One great short story to read today: Helen Oyeyemi’s “Books and Roses”
According to the powers that be (er, apparently according to Dan Wickett of the Emerging Writers Network), May is Short Story Month. To celebrate, for the second year in a row, the Literary Hub staff will be recommending a single short story, free* to read online, every (work) day of the month. Why not read along with us? Today, we recommend:
“Books and Roses” by Helen Oyeyemi
This was the first thing of Oyeyemi’s that I ever read, and it’s a perfect introduction to her coolly magical style. It is also one of the rare stories to have a genuine impact on my life: as I wrote about recently, I was taken by her description of St.
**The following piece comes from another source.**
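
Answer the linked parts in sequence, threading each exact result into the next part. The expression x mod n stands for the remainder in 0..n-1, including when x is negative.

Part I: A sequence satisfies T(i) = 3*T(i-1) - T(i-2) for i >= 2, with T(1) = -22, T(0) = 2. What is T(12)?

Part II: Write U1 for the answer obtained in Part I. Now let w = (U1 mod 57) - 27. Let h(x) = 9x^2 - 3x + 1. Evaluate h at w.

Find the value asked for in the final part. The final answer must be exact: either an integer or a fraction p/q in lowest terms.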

Jordi’s Day and suggested to my then-girlfriend that we make it our romantic tradition instead of Valentine’s Day. Fast-forward and we’re married, and we still give each other books and roses (well, flowers anyway) every April 23rd. Maybe you’ll start doing that, too.
The story begins:
Once upon a time in Catalonia a baby was found in a chapel. This was over at Santa Maria de Montserrat. It was an April morning. And the baby was so wriggly and minuscule that the basket she was found in looked empty at first glance. The child had got lost in a corner of it, but courageously wriggled her way back up to the top fold of the blanket in order to peep out. The monk who found this basket searched for an explanation. His eyes met the wooden eyes of the Virgin of Montserrat, a mother who has held her child on her lap for centuries, a gilded child that doesn’t breathe or grow. In looking upon that great lady the monk received a measure of her unquestioning love and fell to his knees to pray for further guidance, only to find that he’d knelt on a slip of paper that the baby had dislodged with her wriggling.
*If you hit a paywall, we recommend trying with a different/private/incognito browser (but listen, you didn’t hear it from us).